The tops of the doors went by. He kicked at the emergency door opener, missed, kicked again-and caught it. The doors began to wheeze open. He twisted and gripped the threshold with his left hand as it went by.

Another jolt through the hand. The fingers clamped down. He swung about the rigid arm and slammed into the wall. Another electrical discharge coursed through him. Smaller, but it made his right leg tighten up. In agony, he got his right hand onto the threshold and hung on.

His full weight had returned and now he hung limply against the wall. His left foot found an emission hole, propped him up. He pulled upward slightly and found he had no more strength. Pain shot through his protesting muscles.

Shakily he focused. His eyes were barely above the threshold. Distant shouts. Shoes in formal Imperial blues were running toward him.

Hold…hold on… A woman in a Thurban Guards uniform reached him and knelt, eyebrows knitted. “Sir, what are you-?”
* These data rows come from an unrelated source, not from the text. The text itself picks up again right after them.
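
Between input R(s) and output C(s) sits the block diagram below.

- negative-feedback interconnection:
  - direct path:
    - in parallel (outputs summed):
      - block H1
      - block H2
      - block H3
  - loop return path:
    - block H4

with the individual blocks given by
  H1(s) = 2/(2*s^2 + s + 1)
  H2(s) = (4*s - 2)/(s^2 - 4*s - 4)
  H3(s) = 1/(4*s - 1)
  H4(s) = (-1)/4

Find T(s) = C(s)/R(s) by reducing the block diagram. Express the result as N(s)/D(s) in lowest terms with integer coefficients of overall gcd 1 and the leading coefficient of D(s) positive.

First reduce the diagram to T(s).

Step 1. parallel reduction of H1, H2, H3 -> (34*s^4 - 7*s^3 - 37*s^2 - 42*s + 6)/(8*s^5 - 30*s^4 - 37*s^3 - 21*s^2 - 8*s + 4)
Step 2. close the feedback loop around (H1+H2+H3), H4; the result is T(s) itself (integer coefficients, no common factor, positive leading denominator coefficient)

Answer: (136*s^4 - 28*s^3 - 148*s^2 - 168*s + 24)/(32*s^5 - 154*s^4 - 141*s^3 - 47*s^2 + 10*s + 10)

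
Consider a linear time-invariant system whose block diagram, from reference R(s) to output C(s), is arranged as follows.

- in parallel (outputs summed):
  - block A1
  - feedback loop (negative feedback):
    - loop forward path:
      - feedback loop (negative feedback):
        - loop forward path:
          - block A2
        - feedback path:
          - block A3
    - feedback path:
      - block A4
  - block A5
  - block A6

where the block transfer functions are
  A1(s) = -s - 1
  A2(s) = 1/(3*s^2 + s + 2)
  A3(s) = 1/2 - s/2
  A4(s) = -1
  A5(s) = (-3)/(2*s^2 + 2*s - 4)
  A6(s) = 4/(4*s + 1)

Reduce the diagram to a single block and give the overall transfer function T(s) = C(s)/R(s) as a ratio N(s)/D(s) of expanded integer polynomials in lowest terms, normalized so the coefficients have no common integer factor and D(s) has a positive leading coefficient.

Reducing step by step:

(1) close the feedback loop around A2, A3; result 2/(6*s^2 + s + 5)
(2) collapse the loop ([A2/(1+A2*A3)] forward, A4 return); result 2/(6*s^2 + s + 3)
(3) combine A1, [[A2/(1+A2*A3)]/(1+[A2/(1+A2*A3)]*A4)], A5, A6 in parallel: this yields T(s), and no further normalization is needed

Answer: (-48*s^6 - 116*s^5 + 30*s^4 + 58*s^3 - 20*s^2 - s - 53)/(48*s^5 + 68*s^4 - 50*s^3 - 8*s^2 - 46*s - 12)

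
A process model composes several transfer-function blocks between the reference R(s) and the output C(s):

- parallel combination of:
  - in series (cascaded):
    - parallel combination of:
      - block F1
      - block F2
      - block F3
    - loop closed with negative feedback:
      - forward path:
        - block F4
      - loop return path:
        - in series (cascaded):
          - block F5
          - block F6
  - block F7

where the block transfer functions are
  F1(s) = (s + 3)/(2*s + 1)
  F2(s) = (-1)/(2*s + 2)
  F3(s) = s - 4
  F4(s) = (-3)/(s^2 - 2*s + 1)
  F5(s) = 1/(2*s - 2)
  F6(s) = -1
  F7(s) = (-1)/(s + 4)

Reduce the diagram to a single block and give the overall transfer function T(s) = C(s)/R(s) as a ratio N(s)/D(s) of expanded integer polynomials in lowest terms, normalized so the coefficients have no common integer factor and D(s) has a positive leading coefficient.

First reduce the diagram to T(s).

Step 1: combine F1, F2, F3 in parallel: (4*s^3 - 8*s^2 - 16*s - 3)/(4*s^2 + 6*s + 2)
Step 2: multiply F5, F6 (series): (-1)/(2*s - 2)
Step 3: feedback reduction of F4, (F5*F6): (6 - 6*s)/(2*s^3 - 6*s^2 + 6*s + 1)
Step 4: combine (F1+F2+F3), [F4/(1+F4*(F5*F6))] in series: (-12*s^4 + 36*s^3 + 24*s^2 - 39*s - 9)/(4*s^5 - 6*s^4 - 4*s^3 + 14*s^2 + 9*s + 1)
Step 5: parallel reduction of ((F1+F2+F3)*[F4/(1+F4*(F5*F6))]), F7, which is the overall transfer function T(s) = C(s)/R(s) in lowest terms

Answer: (-16*s^5 - 6*s^4 + 172*s^3 + 43*s^2 - 174*s - 37)/(4*s^6 + 10*s^5 - 28*s^4 - 2*s^3 + 65*s^2 + 37*s + 4)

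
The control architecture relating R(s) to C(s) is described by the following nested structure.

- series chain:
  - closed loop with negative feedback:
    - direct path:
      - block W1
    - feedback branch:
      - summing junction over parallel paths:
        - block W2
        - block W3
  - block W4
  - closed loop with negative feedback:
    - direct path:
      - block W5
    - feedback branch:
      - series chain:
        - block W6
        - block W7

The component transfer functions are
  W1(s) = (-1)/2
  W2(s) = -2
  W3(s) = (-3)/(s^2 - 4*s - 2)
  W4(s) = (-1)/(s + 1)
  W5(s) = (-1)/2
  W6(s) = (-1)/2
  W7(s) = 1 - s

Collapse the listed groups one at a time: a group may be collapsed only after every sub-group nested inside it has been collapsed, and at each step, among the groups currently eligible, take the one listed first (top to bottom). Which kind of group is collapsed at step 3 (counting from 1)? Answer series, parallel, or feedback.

(1) add W2, W3 (parallel)
(2) reduce the feedback loop with forward W1 and return (W2+W3)
(3) combine W6, W7 in series
(4) reduce the feedback loop with forward W5 and return (W6*W7)
(5) combine [W1/(1+W1*(W2+W3))], W4, [W5/(1+W5*(W6*W7))] in series
The group at step 3 is a series group.

Answer: series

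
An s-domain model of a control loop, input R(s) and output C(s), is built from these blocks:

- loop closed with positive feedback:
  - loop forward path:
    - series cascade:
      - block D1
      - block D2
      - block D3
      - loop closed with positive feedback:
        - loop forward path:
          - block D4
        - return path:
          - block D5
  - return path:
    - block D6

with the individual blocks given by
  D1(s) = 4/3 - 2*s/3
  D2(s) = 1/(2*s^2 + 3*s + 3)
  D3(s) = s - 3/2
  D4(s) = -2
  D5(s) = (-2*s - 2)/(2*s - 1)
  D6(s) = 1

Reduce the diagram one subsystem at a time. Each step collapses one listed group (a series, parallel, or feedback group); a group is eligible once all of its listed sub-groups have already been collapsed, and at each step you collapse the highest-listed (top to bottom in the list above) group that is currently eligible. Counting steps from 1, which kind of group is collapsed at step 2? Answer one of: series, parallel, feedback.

Reducing step by step:

Step 1: apply the feedback formula to D4, D5
Step 2: reduce the series chain D1, D2, D3, [D4/(1-D4*D5)]
Step 3: close the feedback loop around (D1*D2*D3*[D4/(1-D4*D5)]), D6
At step 2 the group reduced is series.

Answer: series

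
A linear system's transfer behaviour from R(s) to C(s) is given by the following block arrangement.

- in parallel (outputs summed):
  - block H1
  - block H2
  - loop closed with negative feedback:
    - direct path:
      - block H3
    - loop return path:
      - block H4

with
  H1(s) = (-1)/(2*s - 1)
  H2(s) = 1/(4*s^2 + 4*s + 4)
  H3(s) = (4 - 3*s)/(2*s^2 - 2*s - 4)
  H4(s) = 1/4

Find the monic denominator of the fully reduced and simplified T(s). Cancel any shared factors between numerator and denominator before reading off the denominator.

Answer: s^5 - 7*s^4/8 - 27*s^3/16 - 31*s^2/16 - s/16 + 3/4

Working:
(1) feedback reduction of H3, H4, giving (16 - 12*s)/(8*s^2 - 11*s - 12)
(2) reduce the parallel group H1, H2, [H3/(1+H3*H4)], giving (-128*s^4 + 108*s^3 + 46*s^2 + 191*s - 4)/(64*s^5 - 56*s^4 - 108*s^3 - 124*s^2 - 4*s + 48)
T(s) is the step-2 result (common factors already cancelled). Leading coefficient of the denominator: 64. Divide through by 64 for the monic polynomial.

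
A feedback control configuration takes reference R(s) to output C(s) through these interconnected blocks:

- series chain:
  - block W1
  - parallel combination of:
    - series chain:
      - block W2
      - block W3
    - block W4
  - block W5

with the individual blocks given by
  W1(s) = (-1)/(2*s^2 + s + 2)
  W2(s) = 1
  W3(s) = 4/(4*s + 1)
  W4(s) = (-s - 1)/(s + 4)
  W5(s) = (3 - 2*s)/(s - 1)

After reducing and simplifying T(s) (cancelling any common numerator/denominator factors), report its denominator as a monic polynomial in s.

The answer is s^5 + 15*s^4/4 - 5*s^3/8 + 5*s^2/8 - 15*s/4 - 1.

Reasoning:
Step 1: combine W2, W3 in series; result 4/(4*s + 1)
Step 2: add (W2*W3), W4 (parallel); result (-4*s^2 - s + 15)/(4*s^2 + 17*s + 4)
Step 3: cascade W1, ((W2*W3)+W4), W5; result (-8*s^3 + 10*s^2 + 33*s - 45)/(8*s^5 + 30*s^4 - 5*s^3 + 5*s^2 - 30*s - 8)
The result of step 3 is T(s) in lowest terms. Its denominator has leading coefficient 8; dividing the denominator through by 8 makes it monic.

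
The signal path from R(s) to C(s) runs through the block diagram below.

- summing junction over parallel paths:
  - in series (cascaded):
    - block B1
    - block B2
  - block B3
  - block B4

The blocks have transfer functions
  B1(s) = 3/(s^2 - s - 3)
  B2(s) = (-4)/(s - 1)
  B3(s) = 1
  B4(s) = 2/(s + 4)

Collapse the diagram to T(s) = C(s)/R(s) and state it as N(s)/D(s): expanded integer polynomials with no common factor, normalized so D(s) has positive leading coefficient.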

“Call…Specials…” he croaked. “Tell them I’ve…dropped in.”

Part 4. A Sense Of Self

Simulation spaces-…decided personality problems could arise. Any simulation which knew its origins was forcefully reminded that it was not the Original, but a fog of digits. All that gave it a sense of Self was continuity, the endless stepping forward of pattern. In actual people, the “real algorithm” computes itself by firing synapses, ringing nerves, continuity from the dance of cause and effect.

This led to a critical problem in the representation of real minds-a subject under a deep (though eroding) taboo, in the closing era of the Empire. The simulations themselves did much of the work on this deep problem, with much simulated pain. To be “themselves” they had to experience life stories which guided them, so that they saw themselves as the moving point at the end of a long, complex line drawn by their total Selves, as evolved forward. They had to recollect themselves, inner and outer dramas alike, to shape the deep narrative that made an identity. Only in simulations derived from personalities which had a firm philosophical grounding did this prove ultimately possible…

—Encyclopedia Galactica

1.

Joan of Arc floated down the dim, rumbling tunnels of the smoky Mesh.
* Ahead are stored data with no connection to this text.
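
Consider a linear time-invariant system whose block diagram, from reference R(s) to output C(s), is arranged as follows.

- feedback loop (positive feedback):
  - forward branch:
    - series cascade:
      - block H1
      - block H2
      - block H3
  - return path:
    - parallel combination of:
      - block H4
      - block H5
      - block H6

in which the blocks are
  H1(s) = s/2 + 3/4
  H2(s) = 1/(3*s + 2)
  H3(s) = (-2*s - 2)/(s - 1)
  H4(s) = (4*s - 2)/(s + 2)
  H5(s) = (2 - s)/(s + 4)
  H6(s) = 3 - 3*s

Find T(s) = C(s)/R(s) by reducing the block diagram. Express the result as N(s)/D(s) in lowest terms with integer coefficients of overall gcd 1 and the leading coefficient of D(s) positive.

[1] series reduction of H1, H2, H3; result (-2*s^2 - 5*s - 3)/(6*s^2 - 2*s - 4)
[2] reduce the parallel group H4, H5, H6; result (-3*s^3 - 12*s^2 + 8*s + 20)/(s^2 + 6*s + 8)
[3] apply the feedback formula to (H1*H2*H3), (H4+H5+H6) - this is the overall T(s), already in the required normalized form

Hence the answer: (2*s^4 + 17*s^3 + 49*s^2 + 58*s + 24)/(6*s^5 + 33*s^4 + 19*s^3 - 76*s^2 - 84*s - 28)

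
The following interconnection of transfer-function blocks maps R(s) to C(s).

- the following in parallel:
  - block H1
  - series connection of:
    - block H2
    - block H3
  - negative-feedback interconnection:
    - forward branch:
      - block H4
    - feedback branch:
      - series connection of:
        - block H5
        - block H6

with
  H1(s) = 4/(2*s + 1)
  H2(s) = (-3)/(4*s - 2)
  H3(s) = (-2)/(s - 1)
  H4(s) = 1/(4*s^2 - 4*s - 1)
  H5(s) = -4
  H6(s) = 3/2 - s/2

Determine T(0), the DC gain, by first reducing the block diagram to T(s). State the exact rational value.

Answer: 48/7

Working:
Step 1: multiply H2, H3 (series), giving 3/(2*s^2 - 3*s + 1)
Step 2: multiply H5, H6 (series), giving 2*s - 6
Step 3: apply the feedback formula to H4, (H5*H6), giving 1/(4*s^2 - 2*s - 7)
Step 4: reduce the parallel group H1, (H2*H3), [H4/(1+H4*(H5*H6))], giving (32*s^4 - 36*s^3 - 20*s^2 + 27*s - 48)/(16*s^5 - 24*s^4 - 24*s^3 + 34*s^2 + 5*s - 7)
DC gain: substitute s = 0 into T(s) from step 4: T(0) = -48/(-7) = 48/7.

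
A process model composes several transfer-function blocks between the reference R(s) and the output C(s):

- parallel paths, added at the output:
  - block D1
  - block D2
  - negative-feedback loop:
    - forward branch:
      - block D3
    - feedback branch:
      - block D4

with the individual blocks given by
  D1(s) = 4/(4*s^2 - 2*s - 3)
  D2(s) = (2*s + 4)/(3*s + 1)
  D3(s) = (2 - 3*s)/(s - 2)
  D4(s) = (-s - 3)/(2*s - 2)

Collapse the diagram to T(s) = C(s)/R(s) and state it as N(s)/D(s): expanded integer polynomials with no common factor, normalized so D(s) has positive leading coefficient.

The answer is (-32*s^5 + 200*s^4 - 16*s^3 - 150*s^2 + 10*s + 28)/(60*s^5 + 2*s^4 - 81*s^3 - 22*s^2 + 19*s + 6).

Reasoning:
Step 1: close the feedback loop around D3, D4 = (-6*s^2 + 10*s - 4)/(5*s^2 + s - 2)
Step 2: add D1, D2, [D3/(1+D3*D4)] (parallel); the result is T(s) itself (integer coefficients, no common factor, positive leading denominator coefficient)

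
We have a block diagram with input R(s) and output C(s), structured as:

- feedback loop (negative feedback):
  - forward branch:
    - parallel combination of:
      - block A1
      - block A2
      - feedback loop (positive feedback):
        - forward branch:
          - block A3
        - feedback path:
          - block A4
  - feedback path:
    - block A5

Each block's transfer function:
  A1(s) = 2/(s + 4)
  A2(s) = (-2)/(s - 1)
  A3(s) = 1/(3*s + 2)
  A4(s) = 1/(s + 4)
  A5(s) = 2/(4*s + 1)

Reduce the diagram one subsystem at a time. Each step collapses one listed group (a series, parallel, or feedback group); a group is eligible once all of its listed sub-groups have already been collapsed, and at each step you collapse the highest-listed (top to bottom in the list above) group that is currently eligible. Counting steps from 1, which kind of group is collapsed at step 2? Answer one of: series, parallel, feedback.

Answer: parallel

Working:
Step 1 - feedback reduction of A3, A4
Step 2 - add A1, A2, [A3/(1-A3*A4)] (parallel)
Step 3 - close the feedback loop around (A1+A2+[A3/(1-A3*A4)]), A5
At step 2 the group reduced is parallel.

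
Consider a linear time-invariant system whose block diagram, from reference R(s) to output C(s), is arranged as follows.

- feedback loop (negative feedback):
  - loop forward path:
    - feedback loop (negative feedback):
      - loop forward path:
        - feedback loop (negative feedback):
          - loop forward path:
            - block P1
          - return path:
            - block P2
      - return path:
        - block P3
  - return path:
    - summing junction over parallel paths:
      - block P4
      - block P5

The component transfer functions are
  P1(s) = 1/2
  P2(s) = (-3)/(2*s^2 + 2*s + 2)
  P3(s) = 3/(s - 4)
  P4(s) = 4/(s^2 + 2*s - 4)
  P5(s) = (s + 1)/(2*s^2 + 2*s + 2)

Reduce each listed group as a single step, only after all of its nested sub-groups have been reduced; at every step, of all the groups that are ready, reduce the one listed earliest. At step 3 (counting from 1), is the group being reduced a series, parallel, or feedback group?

1. close the feedback loop around P1, P2
2. close the feedback loop around [P1/(1+P1*P2)], P3
3. combine P4, P5 in parallel
4. feedback reduction of [[P1/(1+P1*P2)]/(1+[P1/(1+P1*P2)]*P3)], (P4+P5)
Step 3 collapses a parallel group.

Therefore the answer is parallel.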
She fought down her fears. Around her played a complex spatter of fractured light and clapping, hollow implosions.

Thought was a chain unfixed in time and unanchored in space. But, like tinkling currents, alabaster pious images formed-restless, churning. An unending flux, dissolving structures in her wake, as if she were a passing ship.

She would be hugely pleased, indeed, to have so concrete a self. Anxiously she studied the murky Mesh that streamed about her like ocean whorls of liquid mahogany.
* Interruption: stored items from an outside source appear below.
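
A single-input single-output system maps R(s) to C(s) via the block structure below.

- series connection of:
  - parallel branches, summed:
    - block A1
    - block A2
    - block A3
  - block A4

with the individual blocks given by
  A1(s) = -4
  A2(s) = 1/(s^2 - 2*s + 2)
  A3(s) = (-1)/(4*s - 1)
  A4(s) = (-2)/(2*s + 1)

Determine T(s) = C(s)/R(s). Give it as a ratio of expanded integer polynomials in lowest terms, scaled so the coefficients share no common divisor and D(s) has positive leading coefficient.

Step 1 - sum the parallel branches A1, A2, A3 = (-16*s^3 + 35*s^2 - 34*s + 5)/(4*s^3 - 9*s^2 + 10*s - 2)
Step 2 - combine (A1+A2+A3), A4 in series - this is the overall T(s), already in the required normalized form

Hence the answer: (32*s^3 - 70*s^2 + 68*s - 10)/(8*s^4 - 14*s^3 + 11*s^2 + 6*s - 2)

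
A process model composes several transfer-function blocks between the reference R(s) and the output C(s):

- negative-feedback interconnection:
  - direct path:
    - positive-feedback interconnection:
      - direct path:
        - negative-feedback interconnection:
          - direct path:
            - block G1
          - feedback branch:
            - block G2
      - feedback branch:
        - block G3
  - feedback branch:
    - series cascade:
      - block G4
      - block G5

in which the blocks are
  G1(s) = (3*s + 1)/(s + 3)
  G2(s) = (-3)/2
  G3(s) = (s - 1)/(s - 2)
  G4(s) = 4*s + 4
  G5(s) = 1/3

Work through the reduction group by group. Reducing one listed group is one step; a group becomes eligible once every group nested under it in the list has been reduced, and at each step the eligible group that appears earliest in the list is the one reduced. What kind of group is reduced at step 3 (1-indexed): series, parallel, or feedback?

The answer is series.

Reasoning:
(1) reduce the feedback loop with forward G1 and return G2
(2) close the feedback loop around [G1/(1+G1*G2)], G3
(3) series reduction of G4, G5
(4) feedback reduction of [[G1/(1+G1*G2)]/(1-[G1/(1+G1*G2)]*G3)], (G4*G5)
So the answer for step 3 is series.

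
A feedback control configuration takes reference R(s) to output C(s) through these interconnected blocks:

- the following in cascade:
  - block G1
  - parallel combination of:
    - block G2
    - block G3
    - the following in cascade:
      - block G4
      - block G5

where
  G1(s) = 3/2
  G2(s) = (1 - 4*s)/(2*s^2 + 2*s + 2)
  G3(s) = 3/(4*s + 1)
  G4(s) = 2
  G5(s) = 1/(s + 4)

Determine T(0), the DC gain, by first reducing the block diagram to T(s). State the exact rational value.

[1] combine G4, G5 in series: 2/(s + 4)
[2] add G2, G3, (G4*G5) (parallel): (6*s^3 - 14*s^2 + 51*s + 32)/(8*s^4 + 42*s^3 + 50*s^2 + 42*s + 8)
[3] series reduction of G1, (G2+G3+(G4*G5)): (18*s^3 - 42*s^2 + 153*s + 96)/(16*s^4 + 84*s^3 + 100*s^2 + 84*s + 16)
Step 3 gives the overall T(s). Then T(0) = 96/16 = 6.

Answer: 6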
Since her escape from the wizards, upon whom the preservation of her soul-her “consciousness,” a term somehow unconnected to conscience-depended, she had surrendered to these wet coursings. Her saintly mother had once told her that this was how the churning waters of a great river succumb, roiling into their beds deep in the earth.

Now she floated as an airy spirit, self-absorbed, sufficient to herself, existing outside the tick of time.

Stasis-space,Voltaire had termed it. A sanctuary where she could minimize computational clock time- such odd language!-waiting for visions from Voltaire.

At his last appearance, he had been frustrated-and all because she preferred her internal voices to his own!

How could she explain that, despite her will, the voices of saints and archangels so compelled her? That they drowned out those who sought to penetrate her from outside?

A simple peasant, she could not resist great spirit-beings like the no-nonsense St. Catherine. Or stately Michael, King of Angel Legions, greater than the royal French armies that she herself had led into battle. (Eons ago, an odd voice whispered-yet she was sure this was mere illusion, for time surely was suspended in this Purgatory.)